Why do I hang onto it? Well, for one reason, it’s my eldest and I’m not ready to see it go. I submitted it to just one agent, who had seen a story of mine in a little magazine and asked if I had a novel. Why yes! I said. Yes I do, as a matter of fact. And I sent it to him. A painful few months went by before he came back with a Sorry, kid, it needs too much work.
I haven’t even reread the book in all this time because I’m afraid of realizing he was absolutely right. I’ll find out it was a mess. It was self-indulgent and unruly. It had slow parts and unlikely plot points (some of which involved hot air ballooning into another dimension), and I’m sure it still reads exactly like what it was: a young writer’s first shot at getting to THE END.
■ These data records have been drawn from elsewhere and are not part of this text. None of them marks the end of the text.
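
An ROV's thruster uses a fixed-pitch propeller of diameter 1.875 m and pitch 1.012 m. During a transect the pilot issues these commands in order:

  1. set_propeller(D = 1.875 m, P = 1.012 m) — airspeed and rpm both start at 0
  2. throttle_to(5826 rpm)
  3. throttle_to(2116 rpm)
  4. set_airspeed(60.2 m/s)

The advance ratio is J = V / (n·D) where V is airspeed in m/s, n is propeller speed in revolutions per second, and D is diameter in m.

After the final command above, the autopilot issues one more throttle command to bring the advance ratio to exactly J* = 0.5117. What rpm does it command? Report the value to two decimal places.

set_propeller: D = 1.875 m, P = 1.012 m (p = P/D = 0.539733); state ← (V=0, rpm=0)
throttle_to(5826): rpm ← 5826
throttle_to(2116): rpm ← 2116
set_airspeed(60.2): V ← 60.2 m/s
final state: V = 60.2 m/s, rpm = 2116 → n = rpm/60 = 35.266667 rev/s
target J* = 0.5117; solve J* = V/(n·D) for n: n = V/(J*·D) = 60.2/(0.5117 × 1.875) = 62.745098 rev/s
rpm = 60·n = 3764.705882

rpm = 3764.71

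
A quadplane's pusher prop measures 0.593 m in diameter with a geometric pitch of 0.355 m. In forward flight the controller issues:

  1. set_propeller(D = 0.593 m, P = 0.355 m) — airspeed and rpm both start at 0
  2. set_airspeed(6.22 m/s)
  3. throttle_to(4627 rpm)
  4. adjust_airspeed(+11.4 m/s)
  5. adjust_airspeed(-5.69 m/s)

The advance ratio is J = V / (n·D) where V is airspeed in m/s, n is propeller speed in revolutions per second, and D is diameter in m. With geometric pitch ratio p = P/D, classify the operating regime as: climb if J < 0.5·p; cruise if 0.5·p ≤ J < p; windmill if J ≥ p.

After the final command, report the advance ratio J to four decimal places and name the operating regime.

J = 0.2609, regime = climb

set_propeller: D = 0.593 m, P = 0.355 m (p = P/D = 0.598651); state ← (V=0, rpm=0)
set_airspeed(6.22): V ← 6.22 m/s
throttle_to(4627): rpm ← 4627
adjust_airspeed(+11.4): V ← 6.22 +11.4 = 17.62 m/s
adjust_airspeed(-5.69): V ← 17.62 -5.69 = 11.93 m/s
final state: V = 11.93 m/s, rpm = 4627 → n = rpm/60 = 77.116667 rev/s
J = V / (n·D) = 11.93 / (77.116667 × 0.593) = 0.260878
regime bands: climb J<0.2993 | cruise [0.2993, 0.5987) | windmill J≥0.5987
J = 0.2609 → climb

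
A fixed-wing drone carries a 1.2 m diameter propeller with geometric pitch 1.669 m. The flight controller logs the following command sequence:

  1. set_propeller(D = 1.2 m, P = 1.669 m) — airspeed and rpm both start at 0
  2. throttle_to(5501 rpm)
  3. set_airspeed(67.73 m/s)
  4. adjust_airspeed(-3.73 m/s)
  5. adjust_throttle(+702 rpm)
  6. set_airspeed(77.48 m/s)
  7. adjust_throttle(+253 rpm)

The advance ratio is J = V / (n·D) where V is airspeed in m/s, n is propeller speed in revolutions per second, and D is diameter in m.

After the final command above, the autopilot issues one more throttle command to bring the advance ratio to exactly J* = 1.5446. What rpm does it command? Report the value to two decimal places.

set_propeller: D = 1.2 m, P = 1.669 m (p = P/D = 1.390833); state ← (V=0, rpm=0)
throttle_to(5501): rpm ← 5501
set_airspeed(67.73): V ← 67.73 m/s
adjust_airspeed(-3.73): V ← 67.73 -3.73 = 64 m/s
adjust_throttle(+702): rpm ← 5501 +702 = 6203
set_airspeed(77.48): V ← 77.48 m/s
adjust_throttle(+253): rpm ← 6203 +253 = 6456
final state: V = 77.48 m/s, rpm = 6456 → n = rpm/60 = 107.600000 rev/s
target J* = 1.5446; solve J* = V/(n·D) for n: n = V/(J*·D) = 77.48/(1.5446 × 1.2) = 41.801545 rev/s
rpm = 60·n = 2508.092710

rpm = 2508.09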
And that’s what makes all those pieces of paper special. It’s the first time I sat myself down and said, No more pointless short stories, dude! If you’re going to be a writer you have to write a novel. Here, I’ll even start it for you.
There. Get busy.
I can remember the early days of composition, when I’d get up at four in the morning and sit there with pen and legal pad scribbling away till it was time to get ready for work. I’d type up my pages a couple of times a week, discard half of what I’d written, scribble away some more, retype, re-discard, rewrite. Somewhere in there I bought a drafting table and started writing at it. It made what I was doing seem more like a real craft, a learned skill. And then a little later I acquired my first computer — an Apple IIe — and that’s when things really began to take off. I flew through the chapters. Editing became a piece o’ cake. Rewrites? No problem. Me and PFS Write (my word processing software) can tackle anything!
And in a few months the book was finished. I printed it out on a dot matrix printer using paper with perforated strips on each side that had to be removed by hand. I must have gone through half a dozen ribbon cartridges printing that sucker, only to have the book rejected without much in the way of commentary by the agent (par for the course, come to find out).
So I hang on to this relic, and one day I might even summon the nerve to pull it out and read it. Maybe when I can finally face the embarrassment that I thought I could sell a turd like that to a New York publisher.
Yes, a turd. But an artisanal turd crafted with dedication and love. My first novel.